第844回
続・安岡章太郎/著「雁行集」を読む
敬愛する作家のおひとり、安岡章太郎さんから
「雁行集」という随筆集が、
送られてきた話の続きです。
この50年間に及ぶ珠玉の随筆集が、
何ゆえに「雁行集」という題名なのかというと、
本の帯に、そのいわく因縁がしたためられております。
「両親、師、友、仲間…。絵画、音楽、映画…。
いま、その大半は失われたけれど、
折節に積み重なった「出会い」と
「交流」の憶い出は、
天高く隊列をなして飛びゆく“雁行”にも似て、
それぞれは独自の「点」でありながら、
巧まざる“縁”の「線」となって、
気高く、いとおしく、いい知れず美しい。」
すでに他界された、
僚友の遠藤周作さん、吉行淳之介さんらとの
交友秘話はもとより、
安岡さんが尊敬する作家の佐藤春夫さん、そして
90有余年の人生を全うされた井伏鱒二さん・・・
安岡さんのうらやましいような「人生の縁」の数々が、
愉しい思い出の作品のつながりとなって、
まるで、空ゆく雁の一群の隊列ように
万感の思いを込めて、見事に演出構成されているわけです。
作家・河上徹太郎さんと
井伏さんの1975年の対談集にふれて、
こんな文章があります。
*
〈「もう死のう、井伏」
「うん。

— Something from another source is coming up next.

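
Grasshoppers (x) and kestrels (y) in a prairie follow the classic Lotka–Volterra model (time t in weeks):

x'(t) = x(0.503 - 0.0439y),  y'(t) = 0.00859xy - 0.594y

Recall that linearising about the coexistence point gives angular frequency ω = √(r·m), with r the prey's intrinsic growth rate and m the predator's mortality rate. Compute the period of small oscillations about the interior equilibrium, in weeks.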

死ぬか、しかしもうちょっと待て」〉
この絶妙のセリフで幕を閉じた対談は(略)、
河上さんの亡くなる五年前のことであった。(略)
そして、一九九三年七月には、
井伏さんも最後の巨木の如くに仆れられた。(略)
この時期を以って、現代日本文学は大変貌をとげ、
目下『大往生』なる本がミリオン・セラーとなって、
洛陽の紙価を暴騰せしめつつある由、ああ。
(1996年6月)
*
僕がこうした大作家の安岡章太郎さんとどうして、
知り合ったかについては省かせてもらいますが、
誰でもが、人生の師と仰ぎたくなるような
大先輩との縁をいくつか持っているわけですが、
僕にとって、安岡さんはとくに大切なお一人です。
決して、昔のような軍国主義の時代であろうと、
いまのようにうわべの自由奔放な時代であろうと、
お仕着せの生き方や権力におもねらない、
どこまでも自分が自然であることを曲げない、
そのしなやかな偏屈さが
僕はとても好きで、
いわば、奥様のご好意とでもいいますか、
安岡家の台所の入り口の端っこから、
そっと出入りするように、
お付き合いさせていただいております。
はるか彼方、天空に隊列を成す、
安岡人脈のきらめくような“雁行”を眺めながら、
なぜか、30年近く、安岡さんの影の最後尾から
忍び足で“尾行”を続けているような縁なのです。
その大作家の安岡さんも、家庭にいれば、
“ゴリちゃん、ゴリちゃん”と
愉快なニックネームで奥様から呼ばれています。
若き日に脊椎カリエスを患って、
胸部コルセットをはめ、
これをゴリゴリと叩いたので命名されたと聞きましたが、
どうしためぐり合わせか、
僕もこの歳で、椎間板ヘルニアに襲われて、
乳下から腰にかけて
大きなコルセットをはめる羽目になりましたので、
今度は、“コルセットつながり”で
愉しい話をたっぷりと伺えそうな気がしております。